F: Wie lange dauert es, bis Astralis zu wirken beginnt?

A: In klinischen Studien wurde eine Variabilität in der Zeit bis zum ersten berichteten Effekt unter den Teilnehmern beobachtet. Einige Personen bemerken möglicherweise Veränderungen innerhalb der ersten Wochen, während klinisch bedeutsame Effekte bei anderen möglicherweise mehrere Monate konsequenter Anwendung erfordern.
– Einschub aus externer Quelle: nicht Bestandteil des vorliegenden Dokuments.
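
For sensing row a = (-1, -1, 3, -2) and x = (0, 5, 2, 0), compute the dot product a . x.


Non-zero terms: ['-1*5', '3*2']
Products: [-5, 6]
y = sum = 1.

1


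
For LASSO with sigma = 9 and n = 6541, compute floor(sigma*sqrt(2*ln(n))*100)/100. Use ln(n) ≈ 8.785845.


ln(6541) ≈ 8.785845.
2*ln(n) ≈ 17.57169.
sqrt(2*ln(n)) ≈ sqrt(17.57169) ≈ 4.19186.
lambda ≈ 9*4.19186 = 37.72674.
floor(lambda*100)/100 = 37.72.

37.72


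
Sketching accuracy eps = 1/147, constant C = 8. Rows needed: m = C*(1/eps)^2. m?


1/eps = 147.
(1/eps)^2 = 21609.
m = 8*21609 = 172872.

172872


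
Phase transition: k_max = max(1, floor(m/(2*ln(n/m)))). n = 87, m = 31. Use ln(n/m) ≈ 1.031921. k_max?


n/m = 87/31.
ln(n/m) ≈ 1.031921.
2*ln(n/m) ≈ 2.063842.
m/(2*ln(n/m)) ≈ 31/2.063842 ≈ 15.0205.
floor = 15.
k_max = max(1, 15) = 15.

15


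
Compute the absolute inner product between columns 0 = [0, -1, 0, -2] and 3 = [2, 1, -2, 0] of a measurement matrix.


Inner product: 0*2 + -1*1 + 0*-2 + -2*0
Products: [0, -1, 0, 0]
Sum = -1.
|dot| = 1.

1


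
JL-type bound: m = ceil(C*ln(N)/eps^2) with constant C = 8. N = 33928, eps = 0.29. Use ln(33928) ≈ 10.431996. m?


ln(33928) ≈ 10.431996.
eps^2 = 0.29^2 = 0.0841.
C*ln(N)/eps^2 ≈ 8*10.431996/0.0841 ≈ 992.3421.
m = ceil(992.3421) = 993.

993


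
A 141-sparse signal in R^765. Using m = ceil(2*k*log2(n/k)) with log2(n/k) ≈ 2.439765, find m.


log2(n/k) = log2(765/141) ≈ 2.439765.
2*k*log2(n/k) ≈ 2*141*2.439765 = 688.01373.
m = ceil(688.01373) = 689.

689


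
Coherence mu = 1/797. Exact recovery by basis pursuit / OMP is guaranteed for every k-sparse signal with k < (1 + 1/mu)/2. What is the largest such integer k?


1/mu = 797.
1 + 1/mu = 798.
(1 + 1/mu)/2 = 399 is an integer and the inequality is strict, so k_max = 399 - 1 = 398.

398


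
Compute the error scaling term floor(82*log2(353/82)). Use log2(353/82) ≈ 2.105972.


log2(n/k) = log2(353/82) ≈ 2.105972.
k*log2(n/k) ≈ 82*2.105972 = 172.689704.
floor(172.689704) = 172.

172


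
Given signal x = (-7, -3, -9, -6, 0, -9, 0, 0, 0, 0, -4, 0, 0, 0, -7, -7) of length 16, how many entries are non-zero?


Non-zero positions: [0, 1, 2, 3, 5, 10, 14, 15].
Sparsity = 8.

8


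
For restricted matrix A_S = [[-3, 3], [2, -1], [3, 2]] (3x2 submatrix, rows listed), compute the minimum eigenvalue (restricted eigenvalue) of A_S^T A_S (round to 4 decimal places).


A_S^T A_S = [[22, -5], [-5, 14]].
trace = 36.
det = 283.
disc = trace^2 - 4*det = 1296 - 4*283 = 164.
sqrt(164) ≈ 12.806248.
lam_min = (36 - sqrt(164))/2 ≈ (36 - 12.806248)/2 = 11.596876 ≈ 11.5969.

11.5969


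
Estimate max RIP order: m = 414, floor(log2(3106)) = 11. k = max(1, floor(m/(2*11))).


floor(log2(3106)) = 11.
2*11 = 22.
m/(2*floor(log2(n))) = 414/22 ≈ 18.8182.
floor = 18.
k = max(1, 18) = 18.

18


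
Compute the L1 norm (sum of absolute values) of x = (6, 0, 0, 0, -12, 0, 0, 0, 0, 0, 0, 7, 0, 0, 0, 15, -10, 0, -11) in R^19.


Non-zero entries: [(0, 6), (4, -12), (11, 7), (15, 15), (16, -10), (18, -11)]
Absolute values: [6, 12, 7, 15, 10, 11]
||x||_1 = sum = 61.

61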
Sie sollten Ihren erwarteten Zeitplan mit einer medizinischen Fachkraft besprechen.


F: Was sind die am häufigsten beobachteten Effekte oder Nebenwirkungen von Astralis?
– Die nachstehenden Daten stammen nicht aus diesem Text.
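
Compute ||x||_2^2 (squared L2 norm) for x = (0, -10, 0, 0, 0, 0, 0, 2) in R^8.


Non-zero entries: [(1, -10), (7, 2)]
Squares: [100, 4]
||x||_2^2 = sum = 104.

104


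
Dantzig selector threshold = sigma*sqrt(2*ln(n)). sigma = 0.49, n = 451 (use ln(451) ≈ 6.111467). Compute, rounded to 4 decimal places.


ln(451) ≈ 6.111467.
2*ln(n) ≈ 12.222934.
sqrt(2*ln(n)) ≈ sqrt(12.222934) ≈ 3.496131.
threshold ≈ 0.49*3.496131 = 1.71310419 ≈ 1.7131.

1.7131


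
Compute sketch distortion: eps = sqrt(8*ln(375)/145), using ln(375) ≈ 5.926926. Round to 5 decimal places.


ln(375) ≈ 5.926926.
8*ln(N)/m ≈ 8*5.926926/145 ≈ 0.32700281.
eps = sqrt(0.32700281) ≈ 0.5718416 ≈ 0.57184.

0.57184


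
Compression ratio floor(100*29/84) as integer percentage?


100*m/n = 100*29/84 ≈ 34.5238.
floor = 34.

34


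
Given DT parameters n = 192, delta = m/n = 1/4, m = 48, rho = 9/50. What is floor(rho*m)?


m = 1/4*192 = 48.
rho = 9/50.
rho*m = 9/50*48 = 8.64.
k = floor(8.64) = 8.

8


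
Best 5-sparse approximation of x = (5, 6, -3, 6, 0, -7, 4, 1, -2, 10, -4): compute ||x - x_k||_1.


Sorted |x_i| descending: [10, 7, 6, 6, 5, 4, 4, 3, 2, 1, 0]
Keep top 5: [10, 7, 6, 6, 5]
Tail entries: [4, 4, 3, 2, 1, 0]
L1 error = sum of tail = 14.

14


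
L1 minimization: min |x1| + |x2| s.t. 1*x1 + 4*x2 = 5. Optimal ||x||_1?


Axis intercepts:
  x1 = 5, x2 = 0: L1 = 5
  x1 = 0, x2 = 5/4: L1 = 5/4
x* = (0, 5/4)
||x*||_1 = 5/4.

5/4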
A: In kontrollierten Studien gehörten zu den häufig beobachteten Effekten vorübergehende Kopfschmerzen, leichte Übelkeit und Müdigkeit. Eine medizinische Fachkraft kann eine vollständige Liste aller während der klinischen Entwicklung festgestellten Effekte bereitstellen und Ihr individuelles Risikoprofil besprechen.
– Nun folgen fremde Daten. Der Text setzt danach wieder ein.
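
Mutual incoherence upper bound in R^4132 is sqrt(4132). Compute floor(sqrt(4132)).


64^2 = 4096 <= 4132 < 4225 = 65^2, so 64 <= sqrt(4132) < 65.
floor(sqrt(4132)) = 64.

64


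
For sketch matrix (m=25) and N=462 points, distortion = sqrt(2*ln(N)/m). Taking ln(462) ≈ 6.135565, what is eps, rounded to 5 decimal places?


ln(462) ≈ 6.135565.
2*ln(N)/m ≈ 2*6.135565/25 ≈ 0.4908452.
eps = sqrt(0.4908452) ≈ 0.7006035 ≈ 0.70060.

0.70060


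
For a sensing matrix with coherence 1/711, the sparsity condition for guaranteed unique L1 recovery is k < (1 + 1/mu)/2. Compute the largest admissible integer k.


1/mu = 711.
1 + 1/mu = 712.
(1 + 1/mu)/2 = 356 is an integer and the inequality is strict, so k_max = 356 - 1 = 355.

355


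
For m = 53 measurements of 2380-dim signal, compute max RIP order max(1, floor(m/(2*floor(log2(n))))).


floor(log2(2380)) = 11.
2*11 = 22.
m/(2*floor(log2(n))) = 53/22 ≈ 2.4091.
floor = 2.
k = max(1, 2) = 2.

2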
F: Ist Astralis eine Heilung für die Erkrankung?

A: Astralis ist derzeit eine zugelassene Behandlung, die zur Bewältigung der chronischen Erkrankung beiträgt. Derzeit ist keine Heilung für diese Erkrankung verfügbar. Die Behandlung konzentriert sich auf die Symptomkontrolle und die Verlangsamung des Fortschreitens der Erkrankung.

Wie sollte Astralis gelagert und entsorgt werden?

Aufbewahrung und Entsorgung von Astralis

Lagerungsanforderungen

Astralis (Anastrozol) Tabletten müssen unter spezifischen Bedingungen gelagert werden, um die Stabilität und Sicherheit des Produkts zu gewährleisten. Die erforderliche Lagerumgebung ist die kontrollierte Raumtemperatur, die offiziell als 20, C bis 25, C (68, F bis 77, F) definiert ist.

Das Medikament muss in dem Behälter, in dem es geliefert wurde, fest verschlossen aufbewahrt und vor übermäßiger Hitze, Feuchtigkeit und direktem Licht geschützt werden. Es wird ausdrücklich darauf hingewiesen, dass es vor dem Einfrieren zu schützen ist.

Handhabung und Kindersicherheit

Zur Vermeidung einer versehentlichen Einnahme muss das Arzneimittel außerhalb der Sicht- und Reichweite von Kindern gelagert werden, in der Regel an einem sicheren, hochgelegenen und weggeschlossenen Ort. Sollte eine Tablette zerbrochen oder zerdrückt werden, ist das Einatmen des Staubes und der Kontakt mit Augen, Haut und Kleidung zu vermeiden, gemäß den Sicherheitsdaten des Herstellers.

Entsorgungsanweisungen

Unbenutztes oder abgelaufenes Astralis darf nicht in die Toilette gespült oder in den Hausmüll gegeben werden. Patientinnen müssen die geltenden Gesetze und lokalen Vorschriften zur Entsorgung befolgen. Offizielle Empfehlungen raten dazu, medizinisches Fachpersonal oder Apotheker zu fragen, wie nicht mehr benötigte Arzneimittel zu entsorgen sind, oft über Medikamenten-Rücknahmeprogramme.

Aufmerksamkeit! Wenden Sie sich immer an einen Arzt oder Apotheker, bevor Sie Pillen oder Medikamente verwenden.